Le souvenir de la séparation est toujours restée aussi vif pour Marcel Cohen. Unique survivant d’une histoire familiale non seulement tragique mais brisée, l’auteur compose ainsi un livre-sépulture, un monument pour ses morts. Sa famille est déportée ; Marcel Cohen se sent amputé d’elle . Seuls les mots peuvent alors tenter de réparer la destruction de cette filiation. Si le narrateur reste en retrait tout au long de son récit, il ne manque pas de s’enraciner dans le destin familial auquel sa vie reste liée. C’est ainsi qu’il se présente, fugacement : « Né, comme Marie, un 9 octobre. » (p.22), afin de se rattacher, indéfectiblement, à la figure maternelle. En quête de filiation, l’écrivain enchaîne des portraits des membres de sa famille assassinés à Auschwitz. Bien sûr, tous ces portraits sont des esquisses et demeurent lacunaires, puisque les traces laissées sont infimes, puisque ceux qui pouvaient témoigner et garantir la filiation ont disparu.
C’est dans cette perspective de réparation que Marcel Cohen intègre des archives familiales dans le corps de son œuvre.
Rappelons-le, chaque page de présentation est suivie d’une photographie du membre de la famille concerné. Pour Monique Cohen, à défaut d’autres photographies, Marcel Cohen insère une image du médaillon de naissance de sa petite-sœur. Dans l’entretien (déjà cité), il explique : « Notons que l’anonymat et l’ignorance du passé, auxquels je voulais arracher ces photos, étaient le cœur même du projet nazi. » En effet, ce projet ne visait pas uniquement à la disparition des Juifs mais aussi à celle des traces de leur existence. Le fait d’utiliser des photographies permet ainsi de sauver les membres de sa famille de l’oubli auxquels ils ont été condamnés. Dans ce même entretien, il affirme d’ailleurs : « je ne voulais pas que les photos de mes parents finissent un jour dans une valise, sur un trottoir, au Marché aux puce, parmi des milliers d’autres photos d’anonymes». Les photographies viennent donc accompagner le livre-sépulture, dont le projet est d’« arracher les défunts à la nuit et au brouillard », pour reprendre les mots de Charlotte Lacoste.
Les photographies familiales ne sont pas les seules archives familiales du livre qui contient un dossier intitulé « Documents » constitué de sept photographies d’objets, évoqués tout au long du livre, comme la résille pour cheveux du père ou le coquetier de la mère, offert à une amie.

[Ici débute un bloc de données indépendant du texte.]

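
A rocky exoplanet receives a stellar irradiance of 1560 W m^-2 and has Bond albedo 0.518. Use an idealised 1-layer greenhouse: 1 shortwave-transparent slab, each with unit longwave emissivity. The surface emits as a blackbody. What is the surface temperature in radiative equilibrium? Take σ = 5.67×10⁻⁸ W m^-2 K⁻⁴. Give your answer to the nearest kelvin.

OLR = S(1−α)/4 = 188.0 W m^-2; the top layer radiates at T_e = 240.0 K.
With N = 1 opaque layers, T_s = (N+1)^(1/4)·T_e = 2^(1/4)·240.0 = 285.4 K.

285 K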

Ces frêles reliques, objets familiaux du quotidien, deviennent ainsi des artefacts mémoriels, des images des disparus, à défaut d’autres traces.


Ainsi, avec Sur la scène intérieure, Marcel Cohen dresse un tombeau littéraire qui lui permet de vivre (de survivre?) et d’accompagner ses morts. Le livre fait alors apparaître la disparition en rassemblant souvenirs épars et petites anamnèses mais aussi en conservant les traces de vie sauvées.

Références bibliographiques

  • Le Matricule des anges, « Marcel Cohen : la mémoire vive », n°144, juin 2013.